Dr. Pérez González holds a master’s degree in astrophysics (University of Barcelona, 1993), an A.B.D. in Fine Arts (Photography, University of Barcelona, 2006), and a doctorate in Art History (Leiden University, 2010), where her dissertation was awarded the ICAS (International Convention of Asian Scholars) award for Best PhD thesis in Humanities in 2011. A revised and augmented version of the dissertation was published with the title Local Portraiture: Through the Lens of the 19thCentury Iranian Photographers (Leiden University Press, Iranian Studies Series, 2012).

Reza Sheikh was a co-founder of the Axkhane-ye Shahr photography museum in Tehran (1995), where he was director and a member of the curatorial team. He has continued his work in the field as an independent scholar of history of photography of Iran over the past twenty years, publishing his articles in Iran and in select publications abroad.  An adjunct lecturer in the Department of Fine Arts, Tehran University, since 2010, he teaches graduate-level classes in the history of Iranian photography, comparative world history of photography, and photo-criticism, and has served as thesis advisor to graduate students. He has been a member of the editorial board of two Iranian journals. He holds a PhD in Materials Science from Columbia University, in New York City.

Reza Sheikh and Carmen Pérez González were co-editors of and contributors to the special issue of the journal History of Photography on the First Hundred Years of Iranian Photography (February 2013).

Judith A. Lerner is a Research Associate at ISAW and co-editor of the Journal of Inner Asian Art and Archaeology. Dr. Lerner's main areas of interest are the visual cultures of pre- and early Islamic Iran and Central Asia, and the reciprocity of artistic and religious ideas between these regions and China.
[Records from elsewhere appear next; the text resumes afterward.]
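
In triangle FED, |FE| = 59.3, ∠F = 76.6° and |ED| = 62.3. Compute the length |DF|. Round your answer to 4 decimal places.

37.2726

Law of sines: sin D = |FE|·sin F/|ED| ≈ 0.92593.
Since |ED| ≥ |FE|, only the acute value applies: ∠D ≈ 67.81°.
Then ∠E = 180° − ∠F − ∠D ≈ 35.59°.
Law of sines gives |DF| = |ED|·sin E/sin F ≈ 37.273.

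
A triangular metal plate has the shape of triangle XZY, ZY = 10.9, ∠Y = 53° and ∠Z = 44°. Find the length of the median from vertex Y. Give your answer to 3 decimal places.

m_Y ≈ 8.323

The third angle is ∠X = 180° − ∠Z − ∠Y = 83.00°.
Law of sines: YX = ZY·sin Z/sin X ≈ 7.6286.
Law of sines: XZ = ZY·sin Y/sin X ≈ 8.7705.
Median from Y: ½√(2·ZY² + 2·YX² − XZ²) ≈ 8.323.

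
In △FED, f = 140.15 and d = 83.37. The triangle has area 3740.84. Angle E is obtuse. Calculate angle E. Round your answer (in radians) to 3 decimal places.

2.447

From area = ½·d·f·sin E, we get sin E = 2·area/(d·f) ≈ 0.64032.
Taking the obtuse solution, ∠E ≈ 2.447 rad.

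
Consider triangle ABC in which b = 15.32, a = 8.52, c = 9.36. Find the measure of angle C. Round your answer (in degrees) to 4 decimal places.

By the law of cosines, cos C = (a² + b² − c²) / (2·a·b) ≈ 0.84153, so ∠C ≈ 32.70°.

∠C ≈ 32.6982°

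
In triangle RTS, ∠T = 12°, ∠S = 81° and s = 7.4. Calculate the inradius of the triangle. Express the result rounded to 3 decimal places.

The third angle is ∠R = 180° − ∠T − ∠S = 87.00°.
Law of sines: r = s·sin R/sin S ≈ 7.482.
Law of sines: t = s·sin T/sin S ≈ 1.5577.
Area = ½·s·r·sin T ≈ 5.7557.
Semiperimeter p = (7.482+1.5577+7.4)/2 = 8.2198.
Inradius = area/p = 5.7557/8.2198 ≈ 0.70022.

0.700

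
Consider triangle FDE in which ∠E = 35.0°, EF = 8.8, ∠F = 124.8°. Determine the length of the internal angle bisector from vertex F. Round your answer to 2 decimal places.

5.09

The third angle is ∠D = 180° − ∠E − ∠F = 20.20°.
Law of sines: DE = EF·sin F/sin D ≈ 20.927.
Law of sines: FD = EF·sin E/sin D ≈ 14.618.
The bisector from F has length 2·EF·FD·cos(∠F/2)/(EF+FD) ≈ 5.0899.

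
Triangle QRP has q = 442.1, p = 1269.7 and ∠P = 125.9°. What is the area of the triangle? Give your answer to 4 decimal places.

area ≈ 171702.9354

Law of sines: sin Q = q·sin P/p ≈ 0.28205.
Since p ≥ q, only the acute value applies: ∠Q ≈ 16.38°.
Then ∠R = 180° − ∠P − ∠Q ≈ 37.72°.
Law of sines gives r = p·sin R/sin P ≈ 958.91.
Area = ½·p·q·sin R ≈ 1.717e+05.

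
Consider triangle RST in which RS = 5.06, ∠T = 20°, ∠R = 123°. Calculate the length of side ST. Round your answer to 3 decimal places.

The third angle is ∠S = 180° − ∠T − ∠R = 37.00°.
Law of sines: ST = RS·sin R/sin T ≈ 12.408.

12.408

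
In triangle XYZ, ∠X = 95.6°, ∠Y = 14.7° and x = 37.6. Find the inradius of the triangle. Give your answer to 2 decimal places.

The third angle is ∠Z = 180° − ∠X − ∠Y = 69.70°.
Law of sines: y = x·sin Y/sin X ≈ 9.5871.
Law of sines: z = x·sin Z/sin X ≈ 35.434.
Area = ½·x·y·sin Z ≈ 169.04.
Semiperimeter s = (37.6+9.5871+35.434)/2 = 41.31.
Inradius = area/s = 169.04/41.31 ≈ 4.092.

r ≈ 4.09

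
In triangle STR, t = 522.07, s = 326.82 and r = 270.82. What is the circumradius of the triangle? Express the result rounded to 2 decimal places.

306.04

By the law of cosines, cos S = (t² + r² − s²) / (2·t·r) ≈ 0.84551, so ∠S ≈ 32.27°.
Circumradius = s/(2 sin S) ≈ 306.04.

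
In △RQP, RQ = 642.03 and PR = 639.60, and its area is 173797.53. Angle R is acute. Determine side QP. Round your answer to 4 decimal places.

619.6808

From area = ½·PR·RQ·sin R, we get sin R = 2·area/(PR·RQ) ≈ 0.84647.
Taking the acute solution, ∠R ≈ 57.83°.
Law of cosines then gives QP ≈ 619.68.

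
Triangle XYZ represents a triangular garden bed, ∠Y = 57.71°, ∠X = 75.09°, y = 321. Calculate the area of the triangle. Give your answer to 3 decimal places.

The third angle is ∠Z = 180° − ∠X − ∠Y = 47.20°.
Law of sines: x = y·sin X/sin Y ≈ 366.94.
Law of sines: z = y·sin Z/sin Y ≈ 278.61.
Area = ½·y·x·sin Z ≈ 43212.

area ≈ 43211.873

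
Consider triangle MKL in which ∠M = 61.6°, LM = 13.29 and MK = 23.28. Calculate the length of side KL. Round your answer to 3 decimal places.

By the law of cosines, KL² = LM² + MK² − 2·LM·MK·cos M = 424.27, so KL ≈ 20.598.

20.598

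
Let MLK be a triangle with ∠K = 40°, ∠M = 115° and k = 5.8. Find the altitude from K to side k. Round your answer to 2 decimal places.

The third angle is ∠L = 180° − ∠K − ∠M = 25.00°.
Law of sines: m = k·sin M/sin K ≈ 8.1778.
Law of sines: l = k·sin L/sin K ≈ 3.8134.
Area = ½·k·m·sin L ≈ 10.023.
The altitude from K has length 2·area/k ≈ 3.4561.

h_K ≈ 3.46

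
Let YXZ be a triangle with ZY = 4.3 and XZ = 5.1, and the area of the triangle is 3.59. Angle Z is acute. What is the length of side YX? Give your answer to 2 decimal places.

From area = ½·XZ·ZY·sin Z, we get sin Z = 2·area/(XZ·ZY) ≈ 0.32741.
Taking the acute solution, ∠Z ≈ 19.11°.
Law of cosines then gives YX ≈ 1.7485.

1.75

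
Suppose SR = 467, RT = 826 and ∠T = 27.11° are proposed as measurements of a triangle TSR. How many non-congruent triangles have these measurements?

2

RT·sin T = 826·sin(27.11°) ≈ 376.4.
Since RT sin T < SR < RT (376.4 < 467 < 826), two triangles exist.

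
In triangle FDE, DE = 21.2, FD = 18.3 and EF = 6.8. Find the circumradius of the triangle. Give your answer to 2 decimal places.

11.02

By the law of cosines, cos F = (EF² + FD² − DE²) / (2·EF·FD) ≈ -0.27447, so ∠F ≈ 105.93°.
Circumradius = DE/(2 sin F) ≈ 11.023.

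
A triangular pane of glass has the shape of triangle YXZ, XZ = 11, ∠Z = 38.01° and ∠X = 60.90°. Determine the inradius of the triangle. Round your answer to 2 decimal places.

The third angle is ∠Y = 180° − ∠X − ∠Z = 81.09°.
Law of sines: ZY = XZ·sin X/sin Y ≈ 9.7289.
Law of sines: YX = XZ·sin Z/sin Y ≈ 6.8565.
Area = ½·XZ·ZY·sin Z ≈ 32.951.
Semiperimeter s = (11+9.7289+6.8565)/2 = 13.793.
Inradius = area/s = 32.951/13.793 ≈ 2.389.

r ≈ 2.39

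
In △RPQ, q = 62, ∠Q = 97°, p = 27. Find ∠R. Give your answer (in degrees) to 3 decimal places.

Law of sines: sin P = p·sin Q/q ≈ 0.43224.
Since q ≥ p, only the acute value applies: ∠P ≈ 25.61°.
Then ∠R = 180° − ∠Q − ∠P ≈ 57.39°.

∠R ≈ 57.390°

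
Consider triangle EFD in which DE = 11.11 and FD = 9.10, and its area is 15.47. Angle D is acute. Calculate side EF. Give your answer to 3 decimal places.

3.707

From area = ½·FD·DE·sin D, we get sin D = 2·area/(FD·DE) ≈ 0.30603.
Taking the acute solution, ∠D ≈ 17.82°.
Law of cosines then gives EF ≈ 3.7069.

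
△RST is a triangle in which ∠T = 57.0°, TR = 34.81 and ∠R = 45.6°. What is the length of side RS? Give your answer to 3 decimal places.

The third angle is ∠S = 180° − ∠T − ∠R = 77.40°.
Law of sines: RS = TR·sin T/sin S ≈ 29.915.

29.915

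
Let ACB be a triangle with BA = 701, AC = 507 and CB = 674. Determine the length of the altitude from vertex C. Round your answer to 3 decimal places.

461.544

Semiperimeter s = (674 + 701 + 507)/2 = 941.
Heron's formula: area = √(941·267·240·434) ≈ 1.6177e+05.
The altitude from C has length 2·area/BA ≈ 461.54.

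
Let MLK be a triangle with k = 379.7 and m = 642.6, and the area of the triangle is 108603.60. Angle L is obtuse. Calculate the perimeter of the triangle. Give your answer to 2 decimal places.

From area = ½·k·m·sin L, we get sin L = 2·area/(k·m) ≈ 0.89021.
Taking the obtuse solution, ∠L ≈ 117.10°.
Law of cosines then gives l ≈ 882.84.
Perimeter = 642.6 + 882.84 + 379.7 = 1905.1.

1905.14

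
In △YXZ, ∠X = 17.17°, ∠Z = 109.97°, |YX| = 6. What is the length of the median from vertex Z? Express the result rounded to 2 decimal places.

The third angle is ∠Y = 180° − ∠X − ∠Z = 52.86°.
Law of sines: |XZ| = |YX|·sin Y/sin Z ≈ 5.089.
Law of sines: |ZY| = |YX|·sin X/sin Z ≈ 1.8846.
Median from Z: ½√(2·|XZ|² + 2·|ZY|² − |YX|²) ≈ 2.3926.

m_Z ≈ 2.39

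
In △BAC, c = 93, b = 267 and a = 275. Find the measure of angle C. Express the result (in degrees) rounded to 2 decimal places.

By the law of cosines, cos C = (b² + a² − c²) / (2·b·a) ≈ 0.94154, so ∠C ≈ 19.69°.

19.69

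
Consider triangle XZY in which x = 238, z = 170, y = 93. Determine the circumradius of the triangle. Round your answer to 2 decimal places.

149.30

By the law of cosines, cos X = (z² + y² − x²) / (2·z·y) ≈ -0.60389, so ∠X ≈ 127.15°.
Circumradius = x/(2 sin X) ≈ 149.3.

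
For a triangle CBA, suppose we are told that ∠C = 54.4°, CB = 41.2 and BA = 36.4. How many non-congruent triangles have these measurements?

2

CB·sin C = 41.2·sin(54.4°) ≈ 33.5.
Since CB sin C < BA < CB (33.5 < 36.4 < 41.2), two triangles exist.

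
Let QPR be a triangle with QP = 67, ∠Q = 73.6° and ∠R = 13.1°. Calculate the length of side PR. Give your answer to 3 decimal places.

283.581

The third angle is ∠P = 180° − ∠R − ∠Q = 93.30°.
Law of sines: PR = QP·sin Q/sin R ≈ 283.58.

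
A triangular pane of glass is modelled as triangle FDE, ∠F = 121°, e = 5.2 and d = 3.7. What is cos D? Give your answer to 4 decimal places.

0.9132

By the law of cosines, f² = d² + e² − 2·d·e·cos F = 60.549, so f ≈ 7.7813.
Law of cosines again: cos D = (e² + f² − d²)/(2·e·f) ≈ 0.91317, so ∠D ≈ 24.05°.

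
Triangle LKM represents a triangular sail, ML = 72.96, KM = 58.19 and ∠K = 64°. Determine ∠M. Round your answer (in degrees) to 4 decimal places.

Law of sines: sin L = KM·sin K/ML ≈ 0.71684.
Since ML ≥ KM, only the acute value applies: ∠L ≈ 45.79°.
Then ∠M = 180° − ∠K − ∠L ≈ 70.21°.

∠M ≈ 70.2056°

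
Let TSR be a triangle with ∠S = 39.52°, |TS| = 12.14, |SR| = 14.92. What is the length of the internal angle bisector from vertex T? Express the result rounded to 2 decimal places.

By the law of cosines, |RT|² = |TS|² + |SR|² − 2·|TS|·|SR|·cos S = 90.54, so |RT| ≈ 9.5152.
Law of cosines again: cos T = (|RT|² + |TS|² − |SR|²)/(2·|RT|·|TS|) ≈ 0.06628, so ∠T ≈ 86.20°.
The bisector from T has length 2·|RT|·|TS|·cos(∠T/2)/(|RT|+|TS|) ≈ 7.7898.

t_T ≈ 7.79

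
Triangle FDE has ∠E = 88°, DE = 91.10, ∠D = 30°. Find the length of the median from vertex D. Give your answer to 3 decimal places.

93.811

The third angle is ∠F = 180° − ∠D − ∠E = 62.00°.
Law of sines: EF = DE·sin D/sin F ≈ 51.589.
Law of sines: FD = DE·sin E/sin F ≈ 103.11.
Median from D: ½√(2·FD² + 2·DE² − EF²) ≈ 93.811.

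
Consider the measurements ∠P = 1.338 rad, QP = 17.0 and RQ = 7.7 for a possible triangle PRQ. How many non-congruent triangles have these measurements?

QP·sin P = 17.0·sin(1.338 rad) ≈ 16.54.
Since RQ = 7.7 < 16.54 = QP sin P, no triangle exists.

0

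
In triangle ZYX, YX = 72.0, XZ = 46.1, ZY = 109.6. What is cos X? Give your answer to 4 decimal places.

By the law of cosines, cos X = (YX² + XZ² − ZY²) / (2·YX·XZ) ≈ -0.70845, so ∠X ≈ 135.11°.

-0.7084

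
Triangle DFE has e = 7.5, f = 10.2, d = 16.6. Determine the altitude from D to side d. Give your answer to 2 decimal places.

h_D ≈ 3.03

Semiperimeter s = (16.6 + 10.2 + 7.5)/2 = 17.15.
Heron's formula: area = √(17.15·0.55·6.95·9.65) ≈ 25.152.
The altitude from D has length 2·area/d ≈ 3.0303.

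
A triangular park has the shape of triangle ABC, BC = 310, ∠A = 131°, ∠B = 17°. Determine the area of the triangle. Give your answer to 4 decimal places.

The third angle is ∠C = 180° − ∠A − ∠B = 32.00°.
Law of sines: CA = BC·sin B/sin A ≈ 120.09.
Law of sines: AB = BC·sin C/sin A ≈ 217.67.
Area = ½·BC·CA·sin C ≈ 9864.1.

9864.1252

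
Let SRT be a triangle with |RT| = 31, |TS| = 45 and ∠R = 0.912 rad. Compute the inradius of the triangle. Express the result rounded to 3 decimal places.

Law of sines: sin S = |RT|·sin R/|TS| ≈ 0.54472.
Since |TS| ≥ |RT|, only the acute value applies: ∠S ≈ 0.576 rad.
Then ∠T = π − ∠R − ∠S ≈ 1.654 rad.
Law of sines gives |SR| = |TS|·sin T/sin R ≈ 56.715.
Area = ½·|TS|·|RT|·sin T ≈ 695.11.
Semiperimeter s = (31+45+56.715)/2 = 66.357.
Inradius = area/s = 695.11/66.357 ≈ 10.475.

10.475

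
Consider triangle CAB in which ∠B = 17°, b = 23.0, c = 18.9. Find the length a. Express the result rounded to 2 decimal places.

40.40

Law of sines: sin C = c·sin B/b ≈ 0.24025.
Since b ≥ c, only the acute value applies: ∠C ≈ 13.90°.
Then ∠A = 180° − ∠B − ∠C ≈ 149.10°.
Law of sines gives a = b·sin A/sin B ≈ 40.4.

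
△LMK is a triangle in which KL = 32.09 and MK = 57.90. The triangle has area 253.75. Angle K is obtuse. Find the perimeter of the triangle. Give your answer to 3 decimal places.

perimeter ≈ 179.191

From area = ½·MK·KL·sin K, we get sin K = 2·area/(MK·KL) ≈ 0.27314.
Taking the obtuse solution, ∠K ≈ 164.15°.
Law of cosines then gives LM ≈ 89.201.
Perimeter = 57.9 + 32.09 + 89.201 = 179.19.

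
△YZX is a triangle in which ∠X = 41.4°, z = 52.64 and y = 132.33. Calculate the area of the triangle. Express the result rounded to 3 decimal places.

area ≈ 2303.300

Area = ½·y·z·sin X ≈ 2303.3.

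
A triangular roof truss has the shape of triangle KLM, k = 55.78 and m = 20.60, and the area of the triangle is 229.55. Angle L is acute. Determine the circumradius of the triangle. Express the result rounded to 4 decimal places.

R ≈ 47.3074

From area = ½·m·k·sin L, we get sin L = 2·area/(m·k) ≈ 0.39954.
Taking the acute solution, ∠L ≈ 23.55°.
Law of cosines then gives l ≈ 37.803.
Circumradius = l/(2 sin L) ≈ 47.307.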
She has published widely in these areas and has a particular interest in the glyptic art of the Iranian world, most recently authoring Seals, Sealings and Tokens from Bactria to Gandhara (4th to 8th Century CE). Other publications are Monks and Merchants: Silk Road Treasures from Northwest China, Gansu and Ningxia, 4th--7th Century, co-authored and -edited with Annette L. Juliano, and Aspects of Assimilation: the Funerary Practices and Furnishings of Central Asians in China. Dr. Lerner received her PhD from Harvard University.

Jennifer Y. Chi established and leads ISAW's exhibitions program. Dr. Chi was curator of ISAW's inaugural exhibition, Wine, Worship, and Sacrifice: The Golden Graves of Ancient Vani (2008), for which she also edited the catalogue; co-curator and catalogue editor of The Lost World of Old Europe: The Danube Valley 5000–3500 BC (2009) and From Ancient to Modern: Archaeology and Aesthetics (2015); and on the curatorial team for Edge of Empires: Pagans, Jews, and Christians at Roman Dura-Europos (2011), Nomads and Networks: The Ancient Art and Culture of Kazakhstan (2012), and The Eye of the Shah: Qajar Court Photography and the Persian Past (2015–16). A specialist in Roman imperial sculpture, Dr. Chi was a fellow of The Metropolitan Museum of Art in 1999–2000. She is also a member of the sculpture publication team at the renowned classical site of Aphrodisias in Turkey. Dr. Chi holds an M.A. from the University of Oxford with distinction, and a Ph.D. from the Institute of Fine Arts, NYU.

Jennifer Miyuki Babcock is a Curatorial Postdoctoral Associate in the ISAW Exhibitions Department, Jennifer Babcock received her M.A. and Ph.D. in ancient Egyptian art and archaeology at the Institute of Fine Arts. For her dissertation, she studied the drawings of anthropomorphized animals found on New Kingdom ostraca (limestone fragments used as a writing surface) and papyri. She previously worked at The Metropolitan Museum of Art; the Museum of Fine Arts, Boston; and the Brooklyn Museum, and, with the Metropolitan Museum, spent a field season studying relief fragments from the Pyramid Temple and causeway at Senwosret III's pyramid complex at Dahshur, Egypt.